Обреченная на свободу, подаренную ли или взятую самовольно.
Ах да, прежде чем моя внутренняя Жанна д’Арк опять сдерет с себя рубашку и продолжит свои лирические стенания, я должна упомянуть вот еще о чем: я и в самом деле познакомилась с мужчиной, который видел, как я плачу и пишу свой дневник. В купе вагона. Он увидел мои слезы, а я стала прятать их и это свое детское «отдай мою куклу!», в которое я каждый раз впадаю, стоит мне только покинуть свою маленькую долину…
Он спросил, сильно ли меня одолевает тоска по родине.
– А почему вы решили, что это тоска по родине? Может, это любовные муки, – сказала я.
– Тоска по родине – это тоже любовные муки. Только хуже.
Он продавец книг. Для француза он довольно высок, зубы у него белые и блестящие, глаза зеленые, как трава. Напоминают цветом кедровую обшивку моей спальни в Боньё. Губы как черный виноград, волосы густые и жесткие, как ветви розмарина.

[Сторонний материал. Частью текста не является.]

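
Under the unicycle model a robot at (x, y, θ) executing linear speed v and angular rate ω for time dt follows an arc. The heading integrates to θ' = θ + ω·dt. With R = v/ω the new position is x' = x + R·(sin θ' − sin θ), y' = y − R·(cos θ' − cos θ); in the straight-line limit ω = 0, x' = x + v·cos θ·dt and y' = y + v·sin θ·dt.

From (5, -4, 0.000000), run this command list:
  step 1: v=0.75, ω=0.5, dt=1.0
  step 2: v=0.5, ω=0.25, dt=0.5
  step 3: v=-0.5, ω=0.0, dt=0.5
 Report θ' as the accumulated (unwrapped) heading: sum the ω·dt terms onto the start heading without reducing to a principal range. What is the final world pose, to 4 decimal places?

step 1: θ'=0.5000 (R=1.5000) → pose (5.7191, -3.8164, 0.5000)
step 2: θ'=0.6250 (R=2.0000) → pose (5.9305, -3.6831, 0.6250)
step 3: θ'=0.6250 (straight) → pose (5.7277, -3.8294, 0.6250)

(5.7277, -3.8294, 0.6250)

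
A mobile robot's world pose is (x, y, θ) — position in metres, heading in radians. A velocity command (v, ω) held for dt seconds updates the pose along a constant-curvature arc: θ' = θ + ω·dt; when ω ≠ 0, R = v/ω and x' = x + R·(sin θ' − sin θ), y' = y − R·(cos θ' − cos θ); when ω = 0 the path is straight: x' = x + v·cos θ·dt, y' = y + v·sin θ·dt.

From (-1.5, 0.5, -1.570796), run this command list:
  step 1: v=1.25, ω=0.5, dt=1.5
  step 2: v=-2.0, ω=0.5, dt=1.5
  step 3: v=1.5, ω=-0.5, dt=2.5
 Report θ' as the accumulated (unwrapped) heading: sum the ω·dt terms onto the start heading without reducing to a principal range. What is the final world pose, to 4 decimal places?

step 1: θ'=-0.8208 (R=2.5000) → pose (-0.8292, -1.2041, -0.8208)
step 2: θ'=-0.0708 (R=-4.0000) → pose (-3.4730, 0.0593, -0.0708)
step 3: θ'=-1.3208 (R=-3.0000) → pose (-0.7785, -2.1909, -1.3208)

(-0.7785, -2.1909, -1.3208)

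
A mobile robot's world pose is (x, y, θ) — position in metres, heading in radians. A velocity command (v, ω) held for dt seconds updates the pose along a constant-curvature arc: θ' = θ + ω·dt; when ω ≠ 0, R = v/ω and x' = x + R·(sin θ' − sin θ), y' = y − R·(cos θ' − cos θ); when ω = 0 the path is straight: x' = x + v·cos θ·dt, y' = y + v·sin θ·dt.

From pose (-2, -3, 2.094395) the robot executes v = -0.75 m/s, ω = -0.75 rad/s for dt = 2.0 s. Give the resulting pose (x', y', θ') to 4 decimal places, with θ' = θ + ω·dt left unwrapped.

θ' = 2.0944 + -0.75·2.0 = 0.5944
R = v/ω = -0.75/-0.75 = 1.0000
x' = -2 + 1.0000·(sin 0.5944 − sin 2.0944) = -2.3060
y' = -3 − 1.0000·(cos 0.5944 − cos 2.0944) = -4.3285

(-2.3060, -4.3285, 0.5944)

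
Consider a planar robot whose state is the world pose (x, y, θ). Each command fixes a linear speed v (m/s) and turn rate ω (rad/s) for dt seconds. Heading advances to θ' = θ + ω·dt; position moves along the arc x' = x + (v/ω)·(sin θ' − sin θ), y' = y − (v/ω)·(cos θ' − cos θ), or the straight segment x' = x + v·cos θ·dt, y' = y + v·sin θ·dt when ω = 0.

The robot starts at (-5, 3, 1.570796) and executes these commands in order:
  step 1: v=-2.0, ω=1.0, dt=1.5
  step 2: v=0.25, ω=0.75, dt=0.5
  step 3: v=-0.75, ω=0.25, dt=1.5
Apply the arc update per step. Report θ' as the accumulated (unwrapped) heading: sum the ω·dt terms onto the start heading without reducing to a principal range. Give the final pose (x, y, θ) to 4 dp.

(-2.2790, 1.5186, 3.8208)

step 1: θ'=3.0708 (R=-2.0000) → pose (-3.1415, 1.0050, 3.0708)
step 2: θ'=3.4458 (R=0.3333) → pose (-3.2649, 0.9905, 3.4458)
step 3: θ'=3.8208 (R=-3.0000) → pose (-2.2790, 1.5186, 3.8208)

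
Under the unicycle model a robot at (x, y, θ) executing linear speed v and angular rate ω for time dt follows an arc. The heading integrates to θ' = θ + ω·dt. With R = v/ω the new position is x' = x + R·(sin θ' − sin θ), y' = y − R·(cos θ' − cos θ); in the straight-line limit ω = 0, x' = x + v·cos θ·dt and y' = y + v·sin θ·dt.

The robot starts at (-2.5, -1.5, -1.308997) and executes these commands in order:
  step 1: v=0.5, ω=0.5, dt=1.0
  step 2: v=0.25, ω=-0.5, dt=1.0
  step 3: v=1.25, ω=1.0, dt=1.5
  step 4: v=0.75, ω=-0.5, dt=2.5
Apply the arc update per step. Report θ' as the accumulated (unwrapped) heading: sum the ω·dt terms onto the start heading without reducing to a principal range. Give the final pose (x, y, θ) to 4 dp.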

Его зовут Жан. Он перестраивает фламандскую баржу, хочет устроить на ней огород целебных книг. «Выращивать бумажные лодки для души», – сказал он. Это будет «аптека», литературная аптека, для всех чувств, от которых нет лекарств. Например, таких, как тоска по родине. Он говорил, что есть разные виды тоски. Жажда чувства защищенности, мечта о семье, страх расставания или любовная тоска.
– Острое желание поскорее полюбить что-нибудь хорошее: место, человека, какую-нибудь определенную кровать.
Он говорил это так, что его слова не казались смешными, а, наоборот, выглядели очень логичными.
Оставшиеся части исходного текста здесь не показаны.